Colloquiumfest - Nathan, Lifeng | Department of Linguistics

November 3, 2017

All Day

Knowlton Hall 190

Complex Scoping in Simple English

Nathan Rasmussen

Quantificational noun phrases are common in explanatory text, so that disambiguating quantifier scope is essential for understanding these texts correctly. Human readers generally do this easily, but as yet computational systems do not. One reason for this is the lack of training data. Existing scope-annotated corpora either consist of news (Higgins and Sadock, 2003; Srinivasan and Yates, 2009), in which proper names and specific facts make quantifiers less frequent, or are narrow in subject matter (Manshadi et al., 2011; Manshadi et al., 2012), and so are hard to generalize from.

Our new corpus annotates scopes in 336 three-sentence excerpts from the Simple English Wikipedia (total 1008 sentences). The sample covers many different domains of knowledge, but with relatively limited syntax and vocabulary, which we expect will make the texts more tractable for machine learning systems as well as for human readers. Despite this simplicity it is still rich in quantifiers, often several per sentence.

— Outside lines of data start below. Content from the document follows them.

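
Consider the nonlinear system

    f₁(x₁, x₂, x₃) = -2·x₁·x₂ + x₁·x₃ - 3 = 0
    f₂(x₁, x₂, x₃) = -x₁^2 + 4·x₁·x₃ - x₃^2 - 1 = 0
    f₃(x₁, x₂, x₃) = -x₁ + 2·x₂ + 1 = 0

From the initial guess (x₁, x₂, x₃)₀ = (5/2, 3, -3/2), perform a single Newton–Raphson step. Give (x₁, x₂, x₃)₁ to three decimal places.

(1.766, 0.383, -0.237)

At (5/2, 3, -3/2): F = (-21.750, -24.500, 4.500).
Jacobian J = [[-2·x₂ + x₃, -2·x₁, x₁], [-2·x₁ + 4·x₃, 0, 4·x₁ - 2·x₃], [-1, 2, 0]].
At the point, J = [[-7.500, -5.000, 2.500], [-11.000, 0.000, 13.000], [-1.000, 2.000, 0.000]] (det J = 205.000).
Solving J·Δ = −F gives Δ = (-0.734, -2.617, 1.263).
Then the next iterate is (x₁, x₂, x₃)₁ = (1.766, 0.383, -0.237).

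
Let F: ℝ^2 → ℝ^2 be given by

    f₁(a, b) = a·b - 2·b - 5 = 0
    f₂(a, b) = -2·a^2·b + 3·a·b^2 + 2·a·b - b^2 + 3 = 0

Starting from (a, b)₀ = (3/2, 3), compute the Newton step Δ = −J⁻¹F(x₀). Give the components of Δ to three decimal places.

At (3/2, 3): F = (-6.500, 30.000).
Jacobian J = [[b, a - 2], [-4·a·b + 3·b^2 + 2·b, -2·a^2 + 6·a·b + 2·a - 2·b]].
At the point, J = [[3.000, -0.500], [15.000, 19.500]] (det J = 66.000).
Solving J·Δ = −F gives Δ = (1.693, -2.841).

(1.693, -2.841)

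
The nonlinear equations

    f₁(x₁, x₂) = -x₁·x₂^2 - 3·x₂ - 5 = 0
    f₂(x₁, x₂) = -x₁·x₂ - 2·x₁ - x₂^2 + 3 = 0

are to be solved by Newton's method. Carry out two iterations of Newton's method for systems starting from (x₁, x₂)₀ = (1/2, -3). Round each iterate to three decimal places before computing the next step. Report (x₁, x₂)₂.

At (1/2, -3): F = (-0.500, -5.500).
Jacobian J = [[-x₂^2, -2·x₁·x₂ - 3], [-x₂ - 2, -x₁ - 2·x₂]].
At the point, J = [[-9.000, 0.000], [1.000, 5.500]] (det J = -49.500).
Solving J·Δ = −F gives Δ = (-0.056, 1.010).
Then the next iterate is (x₁, x₂)₁ = (0.444, -1.990).
Round to (0.444, -1.990) and repeat: F = (-0.78828, -0.96454), J = [[-3.96010, -1.23288], [-0.010, 3.536]].
Δ = (-0.284, 0.272), so (x₁, x₂)₂ = (0.160, -1.718).

(0.160, -1.718)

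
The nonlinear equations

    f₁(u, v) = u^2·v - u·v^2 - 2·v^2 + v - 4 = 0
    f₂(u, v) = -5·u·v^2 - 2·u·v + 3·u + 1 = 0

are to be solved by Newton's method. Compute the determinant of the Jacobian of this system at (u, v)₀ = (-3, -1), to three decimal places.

-120.000

J = [[2·u·v - v^2, u^2 - 2·u·v - 4·v + 1], [-5·v^2 - 2·v + 3, -10·u·v - 2·u]].
At the point, J = [[5.000, 8.000], [0.000, -24.000]].
det J = -120.000.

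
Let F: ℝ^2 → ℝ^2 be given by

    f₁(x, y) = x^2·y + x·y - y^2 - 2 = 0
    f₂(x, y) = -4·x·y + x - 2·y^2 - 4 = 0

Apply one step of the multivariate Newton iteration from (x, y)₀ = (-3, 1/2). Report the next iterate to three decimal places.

(-2.250, 0.725)

At (-3, 1/2): F = (0.750, -1.500).
Jacobian J = [[2·x·y + y, x^2 + x - 2·y], [-4·y + 1, -4·x - 4·y]].
At the point, J = [[-2.500, 5.000], [-1.000, 10.000]] (det J = -20.000).
Solving J·Δ = −F gives Δ = (0.750, 0.225).
Then the next iterate is (x, y)₁ = (-2.250, 0.725).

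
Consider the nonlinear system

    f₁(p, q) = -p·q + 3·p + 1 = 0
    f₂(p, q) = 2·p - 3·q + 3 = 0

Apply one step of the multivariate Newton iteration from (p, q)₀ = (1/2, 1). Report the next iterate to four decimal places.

(-0.6000, 0.6000)

At (1/2, 1): F = (2.0000, 1.0000).
Jacobian J = [[-q + 3, -p], [2, -3]].
At the point, J = [[2.0000, -0.5000], [2.0000, -3.0000]] (det J = -5.0000).
Solving J·Δ = −F gives Δ = (-1.1000, -0.4000).
Then the next iterate is (p, q)₁ = (-0.6000, 0.6000).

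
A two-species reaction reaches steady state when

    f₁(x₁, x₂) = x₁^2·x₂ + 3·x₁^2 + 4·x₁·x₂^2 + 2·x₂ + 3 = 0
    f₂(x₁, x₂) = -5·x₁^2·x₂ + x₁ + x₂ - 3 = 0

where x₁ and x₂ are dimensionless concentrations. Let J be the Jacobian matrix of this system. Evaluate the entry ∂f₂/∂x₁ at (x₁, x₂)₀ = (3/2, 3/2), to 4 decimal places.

-21.5000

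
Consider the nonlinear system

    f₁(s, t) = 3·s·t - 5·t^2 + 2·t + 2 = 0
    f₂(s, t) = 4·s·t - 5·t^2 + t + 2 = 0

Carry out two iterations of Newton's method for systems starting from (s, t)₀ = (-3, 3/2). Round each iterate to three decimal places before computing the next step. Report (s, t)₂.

(0.993, 1.306)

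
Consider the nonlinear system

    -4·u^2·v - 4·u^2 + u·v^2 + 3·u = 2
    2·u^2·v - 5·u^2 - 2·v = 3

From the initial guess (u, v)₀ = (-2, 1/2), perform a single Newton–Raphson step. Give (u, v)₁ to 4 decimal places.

At (-2, 1/2): F = (-32.5000, -20.0000).
Jacobian J = [[-8·u·v - 8·u + v^2 + 3, -4·u^2 + 2·u·v], [4·u·v - 10·u, 2·u^2 - 2]].
At the point, J = [[27.2500, -18.0000], [16.0000, 6.0000]] (det J = 451.5000).
Solving J·Δ = −F gives Δ = (1.2292, 0.0554).
Then the next iterate is (u, v)₁ = (-0.7708, 0.5554).

(-0.7708, 0.5554)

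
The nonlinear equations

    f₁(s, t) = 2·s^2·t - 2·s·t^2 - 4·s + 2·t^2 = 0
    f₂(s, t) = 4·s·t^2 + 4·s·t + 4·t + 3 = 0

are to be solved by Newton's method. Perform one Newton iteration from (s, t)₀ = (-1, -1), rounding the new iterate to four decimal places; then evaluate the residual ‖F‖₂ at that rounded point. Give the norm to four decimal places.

At (-1, -1): F = (6.0000, -1.0000).
Jacobian J = [[4·s·t - 2·t^2 - 4, 2·s^2 - 4·s·t + 4·t], [4·t^2 + 4·t, 8·s·t + 4·s + 4]].
At the point, J = [[-2.0000, -6.0000], [0.0000, 8.0000]] (det J = -16.0000).
Solving J·Δ = −F gives Δ = (2.6250, 0.1250).
Then the next iterate is (s, t)₁ = (1.6250, -0.8750).
Re-evaluating at (1.6250, -0.8750): F = (-12.078125, -1.210938), so ‖F‖₂ = 12.1387.

12.1387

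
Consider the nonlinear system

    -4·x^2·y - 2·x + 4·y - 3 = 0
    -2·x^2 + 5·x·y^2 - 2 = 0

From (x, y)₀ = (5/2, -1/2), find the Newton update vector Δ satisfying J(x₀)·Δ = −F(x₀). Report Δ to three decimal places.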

Scopes are annotated in a dependency form that allows underspecification when necessary and that integrates with our other work in graph-based representations of meaning. Coreference and certain presuppositions are also annotated, where they are inextricably entangled with scoping concerns. A 99-sentence subsample was used to evaluate inter-annotator agreement, which was found to be comparable to that of Manshadi et al.'s earlier corpus.

In the near future, the corpus will be used to train and test two scope predictors. One will be based solely on the geometry of the text's semantic graph, and the other will enrich this information with vector representations of the predicates used, as a way of capturing world knowledge.

The Learning of a Grammar with Limited Memory Depth

Lifeng Jin

A probabilistic context-free grammar (PCFG) is able to generate sentences with unlimited recursion depth, but humans seem to put a bound on how deeply embedded a phrase can be. This cognitively motivated bound on recursion depth has been used to constrain computational models of grammar acquisition. In this talk, I will present a Bayesian grammar acquisition model that learns a PCFG using raw text and bounds it with memory depth limit without assumption of any other universals. Such depth-bounding helps grammar acquisition to be easier and more efficient because the search space of all grammars is smaller. Results on synthetic datasets and child-directed speech show that our model performs better than other not necessarily cognitively motivated models in terms of parse accuracy, and demonstrates a consistent use of category labels. The fact that this model learns a PCFG and then transforms it to a bounded PCFG seems to align with Chomsky's distinction between competence and performance, and has the potential to offer some formal guidance to linguistic inquiry about both kinds of models.

There will be a reception following the talks.